With Tebow, it’s not always pretty. But he often finds a way to win.
“Tim is a little bit of a gamer,” offensive coordinator Pat Shurmur said. “These team settings which are a little bit uncontrolled, he gets out there and makes plays. And we’ve seen great improvements in him from his ability to execute our offense. Then he’s got that skill set where if it’s not right, he’s willing to take off and run, and when he’s running with it, he’s like a running back.”
Sam Bradford is Philadelphia’s starting QB. Mark Sanchez is the backup. Tebow and Matt Barkley are battling for the third spot. Tebow may have an advantage because of the intangibles. His athleticism fits Kelly’s up-tempo offense. Perhaps Kelly will use him to run a few zone-read plays. Maybe he’ll be a 2-point conversion specialist.
“My focus is whatever coach out here is trying to implement, do it as well as possible,” Tebow said. “Then, when the game comes, sometimes it’s a little bit different, getting tackled and getting hit.”

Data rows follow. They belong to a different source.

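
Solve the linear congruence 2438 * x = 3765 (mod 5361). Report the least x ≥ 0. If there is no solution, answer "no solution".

First find gcd(2438, 5361):
5361 = 2·2438 + 485
2438 = 5·485 + 13
485 = 37·13 + 4
13 = 3·4 + 1
4 = 4·1 + 0
gcd = 1, so a unique solution mod 5361 exists.
Back-substitute for the Bézout coefficients:
1 = 13 − 3·4
1 = −3·485 + 112·13
1 = 112·2438 − 563·485
1 = −563·5361 + 1238·2438
So 2438·(1238) ≡ 1 (mod 5361), giving 2438⁻¹ ≡ 1238.
x ≡ 2438⁻¹·3765 ≡ 1238·3765 ≡ 2361 (mod 5361).

2361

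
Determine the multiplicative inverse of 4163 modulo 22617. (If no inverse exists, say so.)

16103

gcd(22617, 4163) by repeated division:
22617 = 5·4163 + 1802
4163 = 2·1802 + 559
1802 = 3·559 + 125
559 = 4·125 + 59
125 = 2·59 + 7
59 = 8·7 + 3
7 = 2·3 + 1
3 = 3·1 + 0
gcd = 1, so the inverse exists. Back-substitute:
1 = 7 − 2·3
1 = −2·59 + 17·7
1 = 17·125 − 36·59
1 = −36·559 + 161·125
1 = 161·1802 − 519·559
1 = −519·4163 + 1199·1802
1 = 1199·22617 − 6514·4163
So 4163·(-6514) ≡ 1 (mod 22617), and -6514 ≡ 16103 (mod 22617).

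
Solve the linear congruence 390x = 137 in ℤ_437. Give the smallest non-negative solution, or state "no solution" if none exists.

First find gcd(390, 437):
437 = 1*390 + 47
390 = 8*47 + 14
47 = 3*14 + 5
14 = 2*5 + 4
5 = 1*4 + 1
4 = 4*1 + 0
gcd = 1, so a unique solution mod 437 exists.
Back-substitute for the Bézout coefficients:
1 = 5 − 4
1 = −14 + 3·5
1 = 3·47 − 10·14
1 = −10·390 + 83·47
1 = 83·437 − 93·390
So 390·(-93) ≡ 1 (mod 437), giving 390⁻¹ ≡ 344.
x ≡ 390⁻¹·137 ≡ 344·137 ≡ 369 (mod 437).

369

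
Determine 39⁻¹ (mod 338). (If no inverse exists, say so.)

no inverse exists

Compute gcd(39, 338):
338 = 8·39 + 26
39 = 1·26 + 13
26 = 2·13 + 0
gcd(39, 338) = 13 ≠ 1, so 39 has no multiplicative inverse modulo 338.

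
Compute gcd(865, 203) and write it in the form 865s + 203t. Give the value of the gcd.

1

Apply Euclid's algorithm to 865 and 203:
865 = 4·203 + 53
203 = 3·53 + 44
53 = 1·44 + 9
44 = 4·9 + 8
9 = 1·8 + 1
8 = 8·1 + 0
gcd(865, 203) = 1.
Back-substituting:
1 = 9 − 8
1 = −44 + 5·9
1 = 5·53 − 6·44
1 = −6·203 + 23·53
1 = 23·865 − 98·203
So 1 = (23)·865 + (-98)·203.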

A first-round pick by Denver in 2010, Tebow was 9-7 as a starter with the Broncos in 2010-11. He had 316 yards passing in an overtime playoff win over Pittsburgh in January 2012, but was traded to the New York Jets after Denver signed Peyton Manning. Tebow played mostly special teams for the Jets and threw just eight passes. He spent training camp with the New England Patriots in 2013 and didn’t get another chance in the NFL until the Eagles signed him in April.

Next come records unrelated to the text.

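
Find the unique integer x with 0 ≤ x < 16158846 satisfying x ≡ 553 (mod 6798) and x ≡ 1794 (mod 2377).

8661205

Write x = 553 + 6798·k. Then 6798·k ≡ 1794 − 553 ≡ 1241 (mod 2377).
Need 6798⁻¹ mod 2377. Extended Euclid on (2377, 2044):
2377 = 1·2044 + 333
2044 = 6·333 + 46
333 = 7·46 + 11
46 = 4·11 + 2
11 = 5·2 + 1
2 = 2·1 + 0
Back-substitute:
1 = 11 − 5·2
1 = −5·46 + 21·11
1 = 21·333 − 152·46
1 = −152·2044 + 933·333
1 = 933·2377 − 1085·2044
6798⁻¹ ≡ 1292 (mod 2377), so k ≡ 1292·1241 ≡ 1274 (mod 2377).
x = 553 + 6798·1274 = 8661205.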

The knock against Tebow has been his accuracy. His career completion percentage is 47.9. Tebow worked with former major league pitcher Tom House on his mechanics during the past two years. And, it shows.
“I think I’ve improved,” he said. “I’m continuing to try to improve every day. It takes time, but it’s been happening, and I just want to continue that process.”
Teammate Brandon Graham already predicted Tebow not only will make the team, but make an impact. Riley Cooper, Tebow’s former roommate at Florida, expects him to succeed.
“He’s one of the toughest players I’ve ever played with, and that rubs off on everyone else,” Cooper said. “I’m sure he’s going to do well.”
Tebow ran for 2,947 yards and 57 touchdowns at Florida where he led the Gators to two national championships. He has 989 yards rushing and 12 TDs in the NFL.
Tebow is wildly popular, even in feisty Philadelphia. A legion of fans follow him because of his strong Christian faith. Fans flocked to see him during two open practices at Philadelphia’s home stadium, including a group of friends who drove 14 hours from Kentucky. About 43,000 fans attended practiced last Sunday and many cheered Tebow’s every move.
Tebow signed his autograph on several Gators jerseys and even a Bible. He’s often the last player off the field and does his best to accommodate every fan’s request.
“It’s something you always have to think about when you come out here because you can take it for granted,” Tebow said. “And there’s probably been a lot of times in my life when I’ve taken it for granted. But you just realize how blessed you are when you come out here. You’re able to play a game that you love. That’s pretty special.”